Medpace’s Andrew Masih, London-based Senior Director of Clinical Operations, on how CROs are taking over from big pharma as training ground for the life sciences industry
US-based Contract Research Organisation (CRO) Medpace has its UK presence firmly established with continued growth on the horizon. The London office – together with the recently expanded office in Stirling – forms part of the Medpace key strategic development in the UK.
Founded in 1992 in the USA, Medpace has fully committed to growth in Europe. After initiating operations in the UK 11 years ago, it now employs 60 people in the capital – 140 UK-wide – and expects that figure to double within the next year.
With a partnering model and a focus on drug and medical device clinical development, Medpace typically works with biotech and mid-sized pharma companies. The partners find it more cost-effective to outsource clinical research to a specialist team of experts who can drive the process from concept to end result. The company has a far-reaching global presence, with offices and facilities across North America, Europe, Asia/Pacific, Africa, Latin America and the Middle East, giving Medpace the ability to conduct successful studies across a global footprint.
Mr Masih said: “Because of this reach, the UK is a prime location for a CRO to support global operations which offers more than just a shared language and similar culture.
He added: “With an internationally diverse population, a single health service that we are utilising more efficiently for research and world-leading expertise, this allows for great potential in the UK. This diversity also means the Medpace UK team can directly contact sites across the globe in their native languages to expedite trial start-up and facilitate discussions with key opinion leaders in their own languages.
“The benefit Medpace offers is that we know where the sites and the patients are and we know the best routes to work with all the key players throughout the process. There is demand UK-wide for this sort of partnership and it’s also a great incentive for international bio-tech and pharma companies, adding to the UK’s attractiveness as a place to invest.”
Sarah Haywood, MedCity’s Chief Operating Officer, said: “The training grounds of big pharma used to be an invaluable part of the life sciences ecosystem, developing talent not just in research but also management and leadership. The pool of people developed in this way was vital to innovative small and medium sized companies which really need agile, experienced entrepreneurs to lead them.”
“We need to get recent graduates into life sciences,” said Mr Masih. “Outsourcing increasingly means that the grounding in R&D management and enterprise that graduates used to get in pharma companies is becoming rarer. Medpace takes its responsibility in this area very seriously – we rely on our knowledgeable and well-qualified workforce for our success, so it’s in our interests to keep the pipeline flowing.”

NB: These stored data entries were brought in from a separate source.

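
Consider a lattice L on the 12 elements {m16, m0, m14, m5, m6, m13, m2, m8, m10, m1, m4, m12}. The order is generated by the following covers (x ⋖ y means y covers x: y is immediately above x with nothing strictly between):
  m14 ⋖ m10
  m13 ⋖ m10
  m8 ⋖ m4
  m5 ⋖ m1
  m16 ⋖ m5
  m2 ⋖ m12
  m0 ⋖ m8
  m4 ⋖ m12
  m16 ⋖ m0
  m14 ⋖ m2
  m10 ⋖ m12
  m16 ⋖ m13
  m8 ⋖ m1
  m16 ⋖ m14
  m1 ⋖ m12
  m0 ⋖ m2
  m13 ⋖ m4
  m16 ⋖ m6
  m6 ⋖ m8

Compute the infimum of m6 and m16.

Common lower bounds of {m6, m16}: m16.
The greatest among these is m16.

m16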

Medpace has worked with the top five major London universities, hiring both undergraduates and postgraduates, and welcomes applications from all students and graduates with a background in life sciences. Students/graduates can be seconded for summer or annual internships with a view to progressing into full-time Medpace employees. Referred to as Interns, they will be exposed to all components of clinical research to build their experience and identify the right fit for their particular skill-sets.
Outsourcing is a growing trend within the pharmaceutical sector, with companies seeking to cut costs and make efficiencies by partnering with external R&D expertise. A by-product of this evolution is diminishing opportunities for in-house training and development within the pharma industry in the business of life sciences. It’s a baton that Medpace, with its extensive industry leading training programme, is committed to pick up.